Some software expects it.  But the worst situation is when it's
"mostly reliable", i.e. works normally but unreliable if migration
occurs during the reset cycle.  It should either be reliable, or if
that is not intended, the memory should be wiped on reset to be sure
nobody is running guests which depend on it.  (They might not even know).

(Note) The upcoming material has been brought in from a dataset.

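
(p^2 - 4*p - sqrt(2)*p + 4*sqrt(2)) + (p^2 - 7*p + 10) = 2*p^2 - 11*p - sqrt(2)*p + 4*sqrt(2) + 10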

> > More importantly though, what's the use-case here?
> > 
> Use-case for what? This just what need to be done for correct HW
> emulation.

Reminder about x86 HW emulation; recent message:

http://www.mail-archive.com/qemu-devel@nongnu.org/msg22676.html

TAKEDA, toshiya wrote:
> Anthony Liguori wrote:
> >Hi,
> >
> >Why is this needed verses qemu_system_reset()?
> 
> PC-98 has the ioport to reset only cpu (don't reset other periferals) 
> and I need qemu_cpu_reset() to emulate thios port.
> 
> This port was used to return to real mode from protect mode by resetting cpu.
> It was added for 80286, but was used on PC-98 with 80386 and later.
> (For example for checking of over 1mb memory in hardware
> initialization bios.)
> 
> Thanks,
> TAKEDA, toshiya

That is, PC-98 emulation requires a CPU-only reset that retains memory
contents and does not reset peripherals.  It has an I/O port
explicitly for it.

Regular x86 PCs also require this under some circumstances, for the
same reasons: To run 80286 MS-DOS software (on a later CPU of course
:-) that switches from protected mode to real mode by triggering a
hardware reset.  It does not reset the peripherals and memory contents
are reliable, except possibly for some regions that the BIOS may affect.

I assume this was one of the things meant in Anthony's qemu 0.12
release announcment:

>>> [please test...]
>>> - exotic x86 guests that may interact with the BIOS in special ways

But I don't really understand

  - what strange things are being implemented with ROMs changing on
    boot and during migration
  - how it depends in some intricate way on ACPI tables and option ROMS
    and migration and qemu upgrades all at once
  - those are things which the "exotic" guests don't care about
  - memory is preserved, isn't it, when qemu resets, even though it is
    called "not reliable", meaning that test guests will run fine with
    it while having some hidden bug waiting to happen under a rare
    conjunction of qemu's circumstances - is that right?

So I don't know quite what to test to confirm or deny bugs in
emulation of things that exotic x86 guests depend on.